Call for Applications: 9th Bern Research Camp for the Applied Arts (Bern, 16–18 May 2019)

dinanderie3b_a_history_and_description_of_mediæval_art_work_in_copper2c_brass_and_bronze_28191029_281479616422329Deadline: Feb 28, 2019

9th Bern Research Camp for the Applied Arts
16 May–18 May 2019, University of Bern, Institute of Art History, Department History of Textile Arts

From the 18th century onwards, the concept of the genius and a preference for the “autonomous” art work led to a separation of the so-called fine arts (painting, sculpture, and architecture) from the applied, decorative or minor arts (gold- and silversmiths’ work, ivories, ceramics, furniture, textiles). The distinction gravely affected the choice of subjects and themes for art-historical research, and crafted objects continue to receive only marginal attention in academic art history, although they were held in high esteem by contemporary patrons, often commanded extremely high prices and played important roles in the representation of both the nobility and wealthy citizens.

The term “treasure art” not only reflects the material value and the extraordinary skills, even virtuosity, manifest in these objects; they often were of particular importance in situations that recent historical research has addressed with a view to symbolical communication and to aspects of performance/performativity. Studies that take the situative and performative contexts into account for which these objects were intended and in which they took effect, have therefore achieved more differentiated evaluations. In recent years, aspects of material culture and materiality have been considered or reconsidered in many disciplines of the humanities; art history in particular has re-established its competence in the study of objects. Analyses of the material qualities of art works, their effects and functions, of specific techniques, the organization of processes and workshop practices substantiate this renewed interest.

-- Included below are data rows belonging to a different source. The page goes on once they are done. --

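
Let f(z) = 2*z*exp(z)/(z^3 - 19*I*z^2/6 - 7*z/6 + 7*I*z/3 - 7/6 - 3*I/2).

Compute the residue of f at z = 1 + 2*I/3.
Write f(z) = P(z)/Q(z) with P(z) = 2*z*exp(z) and Q(z) = z^3 - 19*I*z^2/6 - 7*z/6 + 7*I*z/3 - 7/6 - 3*I/2.
The denominator factors as Q(z) = (z - 1 - 2*I/3)*(z + I/2)*(z + 1 - 3*I), so z = 1 + 2*I/3 is a simple zero of Q and P is analytic there; z = 1 + 2*I/3 is therefore a simple pole and
  Res(f, z₀) = P(z₀)/Q'(z₀).

Q'(z) = 3*z^2 - 19*I*z/3 - 7/6 + 7*I/3, so Q'(1 + 2*I/3) = 85/18.
P(1 + 2*I/3) = (2 + 4*I/3)*exp(1 + 2*I/3).

Res(f, 1 + 2*I/3) = ((2 + 4*I/3)*exp(1 + 2*I/3))/(85/18) = (36/85 + 24*I/85)*exp(1 + 2*I/3)

Final answer: (36/85 + 24*I/85)*exp(1 + 2*I/3)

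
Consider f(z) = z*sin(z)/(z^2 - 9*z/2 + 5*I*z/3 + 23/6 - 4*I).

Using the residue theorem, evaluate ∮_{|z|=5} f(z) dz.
By the residue theorem, ∮_C f(z) dz = 2πi · (sum of the residues of f at the poles inside |z| = 5).

The denominator factors as (z - 3/2 + I)*(z - 3 + 2*I/3), so the singularities of f are simple poles at z = 3/2 - I, z = 3 - 2*I/3.
  |3/2 - I|² = 13/4 < 25 = 5², so this pole is inside the contour.
  |3 - 2*I/3|² = 85/9 < 25 = 5², so this pole is inside the contour.

With P(z) = z*sin(z) and Q(z) = z^2 - 9*z/2 + 5*I*z/3 + 23/6 - 4*I, each pole is simple, so Res(f, z₀) = P(z₀)/Q'(z₀) with Q'(z) = 2*z - 9/2 + 5*I/3.
  Res(f, 3/2 - I) = P(3/2 - I)/Q'(3/2 - I) = ((3/2 - I)*sin(3/2 - I))/(-3/2 - I/3) = (-69/85 + 72*I/85)*sin(3/2 - I)
  Res(f, 3 - 2*I/3) = P(3 - 2*I/3)/Q'(3 - 2*I/3) = ((3 - 2*I/3)*sin(3 - 2*I/3))/(3/2 + I/3) = (154/85 - 72*I/85)*sin(3 - 2*I/3)

Sum of residues inside C: (154/85 - 72*I/85)*sin(3 - 2*I/3) + (-69/85 + 72*I/85)*sin(3/2 - I)
∮_C f(z) dz = 2πi · ((154/85 - 72*I/85)*sin(3 - 2*I/3) + (-69/85 + 72*I/85)*sin(3/2 - I)) = pi*(-144/85 - 138*I/85)*sin(3/2 - I) + pi*(144/85 + 308*I/85)*sin(3 - 2*I/3)

Final answer: pi*(-144/85 - 138*I/85)*sin(3/2 - I) + pi*(144/85 + 308*I/85)*sin(3 - 2*I/3)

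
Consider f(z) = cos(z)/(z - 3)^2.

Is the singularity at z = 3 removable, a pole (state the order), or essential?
Write f(z) = g(z)/(z - 3)^2 with g(z) = cos(z).
g is entire and g(3) = cos(3) ≠ 0, so no factor of (z - 3) cancels: the Laurent expansion of f about z = 3 starts at the power -2, i.e. lim_{z→z₀} (z - z₀)^2 f(z) = cos(3) is finite and nonzero.
So z = 3 is a pole of order 2.

Final answer: pole of order 2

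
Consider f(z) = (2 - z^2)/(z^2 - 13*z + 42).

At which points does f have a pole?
The singularities of f are the zeros of the denominator. Factoring,
  z^2 - 13*z + 42 = (z - 6)*(z - 7)
so the candidates are z = 6, z = 7.

Check the numerator P(z) = 2 - z^2 at each one:
  P(6) = -34 ≠ 0, so z = 6 is a (simple) pole.
  P(7) = -47 ≠ 0, so z = 7 is a (simple) pole.

Poles of f: {6, 7}

Final answer: {6, 7}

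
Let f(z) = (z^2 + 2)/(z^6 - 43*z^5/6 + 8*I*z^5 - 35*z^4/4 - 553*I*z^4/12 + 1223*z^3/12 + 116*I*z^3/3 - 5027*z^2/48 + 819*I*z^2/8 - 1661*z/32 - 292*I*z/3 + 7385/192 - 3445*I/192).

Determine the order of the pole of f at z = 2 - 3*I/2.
4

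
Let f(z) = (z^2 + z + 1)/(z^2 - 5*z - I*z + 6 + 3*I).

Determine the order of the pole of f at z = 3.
Factor the denominator:
  z^2 - 5*z - I*z + 6 + 3*I = (z - 3)*(z - 2 - I)

The numerator P(z) = z^2 + z + 1 has P(3) = 13 ≠ 0, so no factor of (z - 3) cancels.
Near z = 3 we can therefore write f(z) = g(z)/(z - 3) with g analytic at 3 and g(3) ≠ 0 (g is the numerator divided by the remaining denominator factors).

Hence z = 3 is a pole of order 1.

Final answer: 1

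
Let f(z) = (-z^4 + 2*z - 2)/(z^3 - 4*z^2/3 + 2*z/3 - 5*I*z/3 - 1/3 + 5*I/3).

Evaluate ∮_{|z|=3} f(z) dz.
By the residue theorem, ∮_C f(z) dz = 2πi · (sum of the residues of f at the poles inside |z| = 3).

The denominator factors as (z - 1 - I)*(z + 2/3 + I)*(z - 1), so the singularities of f are simple poles at z = 1 + I, z = -2/3 - I, z = 1.
  |1 + I|² = 2 < 9 = 3², so this pole is inside the contour.
  |-2/3 - I|² = 13/9 < 9 = 3², so this pole is inside the contour.
  |1|² = 1 < 9 = 3², so this pole is inside the contour.

With P(z) = -z^4 + 2*z - 2 and Q(z) = z^3 - 4*z^2/3 + 2*z/3 - 5*I*z/3 - 1/3 + 5*I/3, each pole is simple, so Res(f, z₀) = P(z₀)/Q'(z₀) with Q'(z) = 3*z^2 - 8*z/3 + 2/3 - 5*I/3.
  Res(f, 1 + I) = P(1 + I)/Q'(1 + I) = (4 + 2*I)/(-2 + 5*I/3) = -42/61 - 96*I/61
  Res(f, -2/3 - I) = P(-2/3 - I)/Q'(-2/3 - I) = (-151/81 - 14*I/27)/(7/9 + 5*I) = -2947/18666 + 2167*I/6222
  Res(f, 1) = P(1)/Q'(1) = (-1)/(1 - 5*I/3) = -9/34 - 15*I/34

Sum of residues inside C: -10/9 - 5*I/3
∮_C f(z) dz = 2πi · (-10/9 - 5*I/3) = pi*(10/3 - 20*I/9)

Final answer: pi*(10/3 - 20*I/9)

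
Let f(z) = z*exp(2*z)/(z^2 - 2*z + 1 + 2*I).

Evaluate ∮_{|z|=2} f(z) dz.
By the residue theorem, ∮_C f(z) dz = 2πi · (sum of the residues of f at the poles inside |z| = 2).

The denominator factors as (z - 2 + I)*(z - I), so the singularities of f are simple poles at z = 2 - I, z = I.
  |2 - I|² = 5 > 4 = 2², so this pole is outside the contour.
  |I|² = 1 < 4 = 2², so this pole is inside the contour.

With P(z) = z*exp(2*z) and Q(z) = z^2 - 2*z + 1 + 2*I, each pole is simple, so Res(f, z₀) = P(z₀)/Q'(z₀) with Q'(z) = 2*z - 2.
  Res(f, I) = P(I)/Q'(I) = (I*exp(2*I))/(-2 + 2*I) = (1/4 - I/4)*exp(2*I)

∮_C f(z) dz = 2πi · ((1/4 - I/4)*exp(2*I)) = pi*(1/2 + I/2)*exp(2*I)

Final answer: pi*(1/2 + I/2)*exp(2*I)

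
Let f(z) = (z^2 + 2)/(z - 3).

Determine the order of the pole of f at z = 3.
Factor the denominator:
  z - 3 = (z - 3)

The numerator P(z) = z^2 + 2 has P(3) = 11 ≠ 0, so no factor of (z - 3) cancels.
Near z = 3 we can therefore write f(z) = g(z)/(z - 3) with g analytic at 3 and g(3) ≠ 0 (g is just the numerator).

Hence z = 3 is a pole of order 1.

Final answer: 1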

Founded in 2009, the Abegg-Stiftung’s Chair for the History of Textile Arts (Prof. Dr. Birgitt Borkopp-Restle) aims at establishing and encouraging an academic discourse on the applied arts from the early middle ages to the present. Material and technical aspects of the applied arts as well as their specific uses, functions and meanings in artistic, historical and political contexts are at the core of the department’s research and teaching. We explicitly seek to contribute to current interdisciplinary discourses on material culture and cultural transfer in the humanities, to studies on the history and practice of collecting and presenting art works, on concepts of space and performativity.

The Bern Research Camp for the Applied Arts, held annually since 2010, invites young scholars whose MA and PhD projects focus on object-based research in the applied arts. The workshop offers them a unique opportunity to present current projects to an audience of young scholars, academics and curators. We propose intensive discussions both of individual projects and of overarching questions and methodological approaches relevant for our themes, and actively encourage networking among the participants and with experienced scholars in the field. The program of presentations and discussions will be complemented by a visit to the Abegg-Stiftung, Riggisberg.

Please send us your proposal for a 30-minute presentation containing a description of your project and your methodological approach (not exceeding 300 words) and a short CV as a pdf-file until 28 February 2019.

Funding will be provided for the participants’ accommodation in Bern; if possible, we will also contribute to your travelling costs.